Different institutions worldwide, such as economic, social and political, are relying increasingly on the communication technology to perform a variety of functions: holding remote business meetings, discussing design issues in product development, enabling consumers to remain connected with their families and children, and so on. In this environment, where geographic and temporal boundaries are shrinking rapidly, electronic communication medium are playing an important role.
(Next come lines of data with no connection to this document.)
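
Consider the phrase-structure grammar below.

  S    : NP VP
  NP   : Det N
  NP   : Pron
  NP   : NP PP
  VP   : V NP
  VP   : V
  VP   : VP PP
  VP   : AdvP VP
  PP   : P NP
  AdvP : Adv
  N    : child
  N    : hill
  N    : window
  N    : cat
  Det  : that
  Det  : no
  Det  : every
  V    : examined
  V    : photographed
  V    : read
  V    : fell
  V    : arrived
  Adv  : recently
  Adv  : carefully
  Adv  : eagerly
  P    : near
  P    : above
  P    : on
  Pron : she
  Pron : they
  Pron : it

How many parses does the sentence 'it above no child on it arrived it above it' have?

Two of the 4 distinct bracketings:
[S [NP [NP [Pron it]] [PP [P above] [NP [NP [Det no] [N child]] [PP [P on] [NP [Pron it]]]]]] [VP [V arrived] [NP [NP [Pron it]] [PP [P above] [NP [Pron it]]]]]]
[S [NP [NP [Pron it]] [PP [P above] [NP [NP [Det no] [N child]] [PP [P on] [NP [Pron it]]]]]] [VP [VP [V arrived] [NP [Pron it]]] [PP [P above] [NP [Pron it]]]]]
The difference turns on whether VP → VP PP is used at the relevant span, versus an alternative expansion of VP.

4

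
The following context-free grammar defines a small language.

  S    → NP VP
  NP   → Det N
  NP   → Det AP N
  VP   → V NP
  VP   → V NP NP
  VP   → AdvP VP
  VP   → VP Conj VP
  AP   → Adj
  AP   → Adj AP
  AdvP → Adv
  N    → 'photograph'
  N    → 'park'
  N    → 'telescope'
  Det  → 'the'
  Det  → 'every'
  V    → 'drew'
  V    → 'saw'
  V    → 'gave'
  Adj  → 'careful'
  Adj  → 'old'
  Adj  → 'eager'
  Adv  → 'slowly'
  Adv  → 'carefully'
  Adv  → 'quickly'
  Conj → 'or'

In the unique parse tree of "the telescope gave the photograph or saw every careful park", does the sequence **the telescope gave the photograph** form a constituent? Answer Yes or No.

No

[S [NP [Det the] [N telescope]] [VP [VP [V gave] [NP [Det the] [N photograph]]] [Conj or] [VP [V saw] [NP [Det every] [AP [Adj careful]] [N park]]]]]
The smallest constituent containing 'the telescope gave the photograph' is the S spanning 'the telescope gave the photograph or saw every careful park'; no single node in the tree dominates exactly the given words.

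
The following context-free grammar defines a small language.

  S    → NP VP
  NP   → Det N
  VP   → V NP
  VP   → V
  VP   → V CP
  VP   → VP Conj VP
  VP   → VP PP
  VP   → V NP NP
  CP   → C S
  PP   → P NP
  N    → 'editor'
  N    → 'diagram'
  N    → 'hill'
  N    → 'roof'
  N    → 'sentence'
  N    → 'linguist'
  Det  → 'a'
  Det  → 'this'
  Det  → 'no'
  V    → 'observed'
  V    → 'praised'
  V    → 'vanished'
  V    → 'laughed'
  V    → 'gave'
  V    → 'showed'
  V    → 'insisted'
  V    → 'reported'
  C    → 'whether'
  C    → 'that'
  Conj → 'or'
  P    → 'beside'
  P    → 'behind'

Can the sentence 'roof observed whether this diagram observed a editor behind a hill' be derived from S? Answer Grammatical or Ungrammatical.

For S → NP VP, no prefix of the string parses as an NP.

Ungrammatical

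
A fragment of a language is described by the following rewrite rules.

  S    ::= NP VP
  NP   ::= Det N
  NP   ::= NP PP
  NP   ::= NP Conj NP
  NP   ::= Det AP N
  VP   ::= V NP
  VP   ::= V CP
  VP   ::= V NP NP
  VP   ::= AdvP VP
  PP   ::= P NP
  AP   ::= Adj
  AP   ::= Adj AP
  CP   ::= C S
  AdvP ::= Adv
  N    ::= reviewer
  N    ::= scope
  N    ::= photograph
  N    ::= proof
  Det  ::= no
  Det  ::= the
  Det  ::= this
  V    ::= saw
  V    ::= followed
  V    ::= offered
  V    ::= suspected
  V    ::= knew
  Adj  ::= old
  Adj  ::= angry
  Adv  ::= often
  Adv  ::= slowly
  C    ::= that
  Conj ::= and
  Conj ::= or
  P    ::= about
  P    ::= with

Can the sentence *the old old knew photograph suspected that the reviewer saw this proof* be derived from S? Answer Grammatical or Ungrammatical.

Ungrammatical

An Adj word can never sit immediately before a V word in any string this grammar generates, so the substring 'old knew' rules out a derivation.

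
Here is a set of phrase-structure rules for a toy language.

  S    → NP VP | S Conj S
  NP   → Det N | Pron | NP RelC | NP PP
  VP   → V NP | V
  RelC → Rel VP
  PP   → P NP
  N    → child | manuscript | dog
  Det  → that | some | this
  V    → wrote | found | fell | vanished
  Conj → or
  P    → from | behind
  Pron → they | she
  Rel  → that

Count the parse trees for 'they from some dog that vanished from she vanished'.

Two of the 3 distinct bracketings:
[S [NP [NP [Pron they]] [PP [P from] [NP [NP [NP [Det some] [N dog]] [RelC [Rel that] [VP [V vanished]]]] [PP [P from] [NP [Pron she]]]]]] [VP [V vanished]]]
[S [NP [NP [NP [NP [Pron they]] [PP [P from] [NP [Det some] [N dog]]]] [RelC [Rel that] [VP [V vanished]]]] [PP [P from] [NP [Pron she]]]] [VP [V vanished]]]
The trees differ in how a recursive rule is bracketed over the same span.

3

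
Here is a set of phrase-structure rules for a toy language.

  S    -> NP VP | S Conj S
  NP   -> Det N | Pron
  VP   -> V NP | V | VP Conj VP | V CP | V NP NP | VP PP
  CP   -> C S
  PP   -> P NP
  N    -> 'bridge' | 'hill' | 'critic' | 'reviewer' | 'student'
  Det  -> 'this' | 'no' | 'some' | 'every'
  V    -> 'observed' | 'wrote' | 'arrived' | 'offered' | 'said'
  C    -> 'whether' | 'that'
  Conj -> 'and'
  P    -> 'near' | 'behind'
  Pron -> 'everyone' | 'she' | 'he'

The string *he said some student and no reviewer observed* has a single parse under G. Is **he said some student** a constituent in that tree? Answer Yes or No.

Yes

[S [S [NP [Pron he]] [VP [V said] [NP [Det some] [N student]]]] [Conj and] [S [NP [Det no] [N reviewer]] [VP [V observed]]]]
The words 'he said some student' are exhaustively dominated by a single S node (built by S → NP VP), so they form a constituent.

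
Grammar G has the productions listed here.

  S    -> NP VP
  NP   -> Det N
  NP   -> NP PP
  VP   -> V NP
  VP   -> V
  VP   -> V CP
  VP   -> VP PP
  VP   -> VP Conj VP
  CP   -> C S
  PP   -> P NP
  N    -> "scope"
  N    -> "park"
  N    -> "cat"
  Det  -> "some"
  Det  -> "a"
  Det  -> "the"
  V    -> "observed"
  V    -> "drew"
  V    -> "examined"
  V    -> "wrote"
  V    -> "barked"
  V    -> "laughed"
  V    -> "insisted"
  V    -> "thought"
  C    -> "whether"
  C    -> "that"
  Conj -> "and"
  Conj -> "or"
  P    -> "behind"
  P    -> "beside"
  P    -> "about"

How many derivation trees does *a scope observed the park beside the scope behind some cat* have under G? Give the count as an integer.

Two of the 5 distinct bracketings:
[S [NP [Det a] [N scope]] [VP [V observed] [NP [NP [Det the] [N park]] [PP [P beside] [NP [NP [Det the] [N scope]] [PP [P behind] [NP [Det some] [N cat]]]]]]]]
[S [NP [Det a] [N scope]] [VP [V observed] [NP [NP [NP [Det the] [N park]] [PP [P beside] [NP [Det the] [N scope]]]] [PP [P behind] [NP [Det some] [N cat]]]]]]
The trees differ in how a recursive rule is bracketed over the same span.

5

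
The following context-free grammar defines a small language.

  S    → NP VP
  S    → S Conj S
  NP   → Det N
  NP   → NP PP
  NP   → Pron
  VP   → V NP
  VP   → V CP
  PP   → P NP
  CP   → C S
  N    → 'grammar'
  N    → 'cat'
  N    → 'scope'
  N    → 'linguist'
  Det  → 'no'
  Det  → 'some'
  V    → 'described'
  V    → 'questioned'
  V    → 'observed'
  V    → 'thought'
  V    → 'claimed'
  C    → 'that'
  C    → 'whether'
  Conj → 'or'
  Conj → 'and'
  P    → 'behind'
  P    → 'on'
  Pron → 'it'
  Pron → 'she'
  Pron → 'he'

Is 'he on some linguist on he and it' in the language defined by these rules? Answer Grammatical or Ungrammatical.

Ungrammatical

For S → NP VP, every NP-prefix leaves a non-VP remainder: after 'he' the remainder is not a VP; after 'he on some linguist' the remainder is not a VP; after 'he on some linguist on he' the remainder is not a VP. The alternative S rule S → S Conj S likewise has no satisfying split.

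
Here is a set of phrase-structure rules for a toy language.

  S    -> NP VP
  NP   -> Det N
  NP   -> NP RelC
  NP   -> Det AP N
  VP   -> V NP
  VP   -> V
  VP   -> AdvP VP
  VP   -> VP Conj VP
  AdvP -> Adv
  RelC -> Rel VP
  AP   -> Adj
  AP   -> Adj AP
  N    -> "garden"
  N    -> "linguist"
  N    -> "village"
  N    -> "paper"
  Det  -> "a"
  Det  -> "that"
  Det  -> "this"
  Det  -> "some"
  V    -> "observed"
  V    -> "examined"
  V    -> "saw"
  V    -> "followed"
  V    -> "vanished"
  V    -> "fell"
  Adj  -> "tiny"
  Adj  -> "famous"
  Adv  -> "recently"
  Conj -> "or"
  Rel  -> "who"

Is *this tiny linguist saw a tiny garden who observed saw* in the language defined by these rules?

For S → NP VP, the only prefix that parses as NP is 'this tiny linguist', but the remainder 'saw a tiny garden who observed saw' is not a VP under these rules.

Ungrammatical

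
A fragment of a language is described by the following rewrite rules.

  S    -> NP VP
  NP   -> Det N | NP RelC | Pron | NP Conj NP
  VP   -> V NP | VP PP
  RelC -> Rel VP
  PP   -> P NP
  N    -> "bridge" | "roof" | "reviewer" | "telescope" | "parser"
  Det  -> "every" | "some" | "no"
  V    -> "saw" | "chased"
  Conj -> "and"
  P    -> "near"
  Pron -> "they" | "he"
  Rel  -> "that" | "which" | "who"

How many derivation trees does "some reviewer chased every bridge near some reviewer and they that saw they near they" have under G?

4

Two of the 4 distinct bracketings:
[S [NP [Det some] [N reviewer]] [VP [VP [V chased] [NP [Det every] [N bridge]]] [PP [P near] [NP [NP [NP [Det some] [N reviewer]] [Conj and] [NP [Pron they]]] [RelC [Rel that] [VP [VP [V saw] [NP [Pron they]]] [PP [P near] [NP [Pron they]]]]]]]]]
[S [NP [Det some] [N reviewer]] [VP [VP [V chased] [NP [Det every] [N bridge]]] [PP [P near] [NP [NP [Det some] [N reviewer]] [Conj and] [NP [NP [Pron they]] [RelC [Rel that] [VP [VP [V saw] [NP [Pron they]]] [PP [P near] [NP [Pron they]]]]]]]]]]
The trees differ in how a recursive rule is bracketed over the same span.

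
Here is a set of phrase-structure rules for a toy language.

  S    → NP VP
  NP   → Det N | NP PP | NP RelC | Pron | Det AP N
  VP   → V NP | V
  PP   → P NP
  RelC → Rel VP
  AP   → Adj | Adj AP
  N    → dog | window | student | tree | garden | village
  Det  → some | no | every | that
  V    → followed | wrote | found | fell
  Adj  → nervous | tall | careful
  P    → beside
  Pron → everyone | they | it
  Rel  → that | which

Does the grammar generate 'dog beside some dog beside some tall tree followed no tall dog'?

For S → NP VP, no prefix of the string parses as an NP.

Ungrammatical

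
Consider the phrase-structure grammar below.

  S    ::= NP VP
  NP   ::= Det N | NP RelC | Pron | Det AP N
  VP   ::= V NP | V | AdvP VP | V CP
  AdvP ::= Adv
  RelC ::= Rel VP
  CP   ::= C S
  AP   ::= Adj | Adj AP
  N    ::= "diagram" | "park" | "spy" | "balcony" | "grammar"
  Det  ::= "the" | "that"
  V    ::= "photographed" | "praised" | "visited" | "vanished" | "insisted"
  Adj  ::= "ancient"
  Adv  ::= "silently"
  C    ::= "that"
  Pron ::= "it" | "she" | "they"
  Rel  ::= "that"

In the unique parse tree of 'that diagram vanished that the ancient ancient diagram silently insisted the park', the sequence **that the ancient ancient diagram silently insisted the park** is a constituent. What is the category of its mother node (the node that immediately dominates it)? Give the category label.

S
  NP
    Det: that
    N: diagram
  VP
    V: vanished
    CP
      C: that
      S
        NP
          Det: the
          AP
            Adj: ancient
            AP
              Adj: ancient
          N: diagram
        VP
          AdvP
            Adv: silently
          VP
            V: insisted
            NP
              Det: the
              N: park
The span 'that the ancient ancient diagram silently insisted the park' is the CP node built by CP → C S.
Its mother is the VP built by VP → V CP.

VP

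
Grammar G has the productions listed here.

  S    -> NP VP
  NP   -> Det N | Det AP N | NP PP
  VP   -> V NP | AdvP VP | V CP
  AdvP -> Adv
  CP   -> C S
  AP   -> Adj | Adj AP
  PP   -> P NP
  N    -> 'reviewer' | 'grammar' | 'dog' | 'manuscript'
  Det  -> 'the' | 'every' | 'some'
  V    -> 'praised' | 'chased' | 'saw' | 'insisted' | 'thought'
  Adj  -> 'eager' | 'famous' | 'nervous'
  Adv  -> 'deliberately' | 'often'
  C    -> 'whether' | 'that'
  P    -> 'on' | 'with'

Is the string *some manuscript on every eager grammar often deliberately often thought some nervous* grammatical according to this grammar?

Ungrammatical

For S → NP VP, every NP-prefix leaves a non-VP remainder: after 'some manuscript' the remainder is not a VP; after 'some manuscript on every eager grammar' the remainder is not a VP.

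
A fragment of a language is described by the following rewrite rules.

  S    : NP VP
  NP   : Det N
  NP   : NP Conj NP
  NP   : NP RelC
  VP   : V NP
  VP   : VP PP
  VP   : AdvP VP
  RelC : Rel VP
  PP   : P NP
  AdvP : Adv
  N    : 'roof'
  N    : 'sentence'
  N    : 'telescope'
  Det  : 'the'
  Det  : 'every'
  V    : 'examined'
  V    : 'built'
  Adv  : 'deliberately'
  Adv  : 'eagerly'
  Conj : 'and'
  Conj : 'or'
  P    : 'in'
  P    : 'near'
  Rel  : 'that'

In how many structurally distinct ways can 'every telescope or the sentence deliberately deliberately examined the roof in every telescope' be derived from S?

Two of the 3 distinct bracketings:
[S [NP [NP [Det every] [N telescope]] [Conj or] [NP [Det the] [N sentence]]] [VP [VP [AdvP [Adv deliberately]] [VP [AdvP [Adv deliberately]] [VP [V examined] [NP [Det the] [N roof]]]]] [PP [P in] [NP [Det every] [N telescope]]]]]
[S [NP [NP [Det every] [N telescope]] [Conj or] [NP [Det the] [N sentence]]] [VP [AdvP [Adv deliberately]] [VP [VP [AdvP [Adv deliberately]] [VP [V examined] [NP [Det the] [N roof]]]] [PP [P in] [NP [Det every] [N telescope]]]]]]
The trees differ in how a recursive rule is bracketed over the same span.

3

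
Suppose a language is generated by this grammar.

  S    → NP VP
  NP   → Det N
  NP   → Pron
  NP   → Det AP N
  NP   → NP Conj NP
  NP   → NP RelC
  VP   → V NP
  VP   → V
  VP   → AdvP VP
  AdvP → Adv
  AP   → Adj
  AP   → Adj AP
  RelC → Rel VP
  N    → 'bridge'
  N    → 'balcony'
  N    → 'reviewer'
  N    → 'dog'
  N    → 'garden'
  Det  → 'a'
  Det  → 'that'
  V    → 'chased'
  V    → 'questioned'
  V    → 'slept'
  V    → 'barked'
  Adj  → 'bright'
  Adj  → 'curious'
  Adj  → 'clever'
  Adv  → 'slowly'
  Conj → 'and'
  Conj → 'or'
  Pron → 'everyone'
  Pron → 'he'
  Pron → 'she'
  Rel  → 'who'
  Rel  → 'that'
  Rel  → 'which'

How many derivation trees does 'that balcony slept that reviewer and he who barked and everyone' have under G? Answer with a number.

3

Two of the 3 distinct bracketings:
[S [NP [Det that] [N balcony]] [VP [V slept] [NP [NP [Det that] [N reviewer]] [Conj and] [NP [NP [NP [Pron he]] [RelC [Rel who] [VP [V barked]]]] [Conj and] [NP [Pron everyone]]]]]]
[S [NP [Det that] [N balcony]] [VP [V slept] [NP [NP [NP [Det that] [N reviewer]] [Conj and] [NP [NP [Pron he]] [RelC [Rel who] [VP [V barked]]]]] [Conj and] [NP [Pron everyone]]]]]
The trees differ in how a recursive rule is bracketed over the same span.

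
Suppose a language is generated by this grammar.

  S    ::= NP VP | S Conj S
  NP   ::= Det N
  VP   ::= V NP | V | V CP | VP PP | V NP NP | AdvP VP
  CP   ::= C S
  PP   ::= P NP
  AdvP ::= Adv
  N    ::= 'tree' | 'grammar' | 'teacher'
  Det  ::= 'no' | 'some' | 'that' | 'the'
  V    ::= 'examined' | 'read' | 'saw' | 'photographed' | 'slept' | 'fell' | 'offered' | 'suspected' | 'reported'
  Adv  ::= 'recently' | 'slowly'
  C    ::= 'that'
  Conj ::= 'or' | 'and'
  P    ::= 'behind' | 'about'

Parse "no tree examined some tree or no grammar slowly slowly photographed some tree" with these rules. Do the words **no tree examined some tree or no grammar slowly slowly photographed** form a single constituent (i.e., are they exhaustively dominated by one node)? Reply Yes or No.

No

[S [S [NP [Det no] [N tree]] [VP [V examined] [NP [Det some] [N tree]]]] [Conj or] [S [NP [Det no] [N grammar]] [VP [AdvP [Adv slowly]] [VP [AdvP [Adv slowly]] [VP [V photographed] [NP [Det some] [N tree]]]]]]]
The smallest constituent containing 'no tree examined some tree or no grammar slowly slowly photographed' is the S spanning 'no tree examined some tree or no grammar slowly slowly photographed some tree'; no single node in the tree dominates exactly the given words.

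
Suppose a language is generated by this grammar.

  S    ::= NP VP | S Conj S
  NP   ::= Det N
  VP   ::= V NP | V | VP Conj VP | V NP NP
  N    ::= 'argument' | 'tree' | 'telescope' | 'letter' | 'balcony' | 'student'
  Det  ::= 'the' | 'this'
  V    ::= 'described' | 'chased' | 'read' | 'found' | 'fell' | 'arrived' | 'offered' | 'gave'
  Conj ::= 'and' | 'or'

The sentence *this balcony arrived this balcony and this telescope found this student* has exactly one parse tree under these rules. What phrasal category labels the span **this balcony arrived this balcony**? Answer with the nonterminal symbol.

[S [S [NP [Det this] [N balcony]] [VP [V arrived] [NP [Det this] [N balcony]]]] [Conj and] [S [NP [Det this] [N telescope]] [VP [V found] [NP [Det this] [N student]]]]]
The span 'this balcony arrived this balcony' is the S node built by S → NP VP.

S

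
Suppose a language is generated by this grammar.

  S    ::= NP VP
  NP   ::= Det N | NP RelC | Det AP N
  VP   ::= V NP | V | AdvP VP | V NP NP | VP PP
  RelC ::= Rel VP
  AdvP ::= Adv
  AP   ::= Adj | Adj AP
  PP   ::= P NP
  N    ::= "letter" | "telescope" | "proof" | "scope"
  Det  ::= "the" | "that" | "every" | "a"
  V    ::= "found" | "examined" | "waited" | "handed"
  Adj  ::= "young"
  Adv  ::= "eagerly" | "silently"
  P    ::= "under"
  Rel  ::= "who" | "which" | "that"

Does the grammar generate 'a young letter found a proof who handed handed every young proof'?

For S → NP VP, the only prefix that parses as NP is 'a young letter', but the remainder 'found a proof who handed handed every young proof' is not a VP under these rules.

Ungrammatical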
With recent advances in 3D sensing, computing on new hardware platforms, high bandwidth communication connectivity and 3D display technology, the vision of 3D video-teleconferencing and of tele-immersive experience has become very attractive. These advances lead to tele-immersive communication systems that enable 3D interactive experience in a virtual space consisting of objects born in physical and virtual environments. This experience is achieved by fusing real-time color plus depth video of physical scenes from multiple stereo cameras located at different geographic sites, displaying 3D reconstructions of physical and virtual objects, and performing computations to facilitate interactions between objects. While tele-immersive (TI) systems have been attracting a lot of attention these days, the advantages of enabled interactions and delivered 3D content for viewing as opposed to current 2D high definition video have not been evaluated. In this paper, we study the effectiveness of three different types of communication media on remote collaboration in order to document the pros and cons of new technologies such as TI. The three communication media include 3D video tele-immersive, 2D video Skype and face-to-face used in a collaborative environment of a remote product development scenario. Through a study done over 90 subjects, we discuss the strengths and weaknesses of different media and propose a scope for improvement in each of them.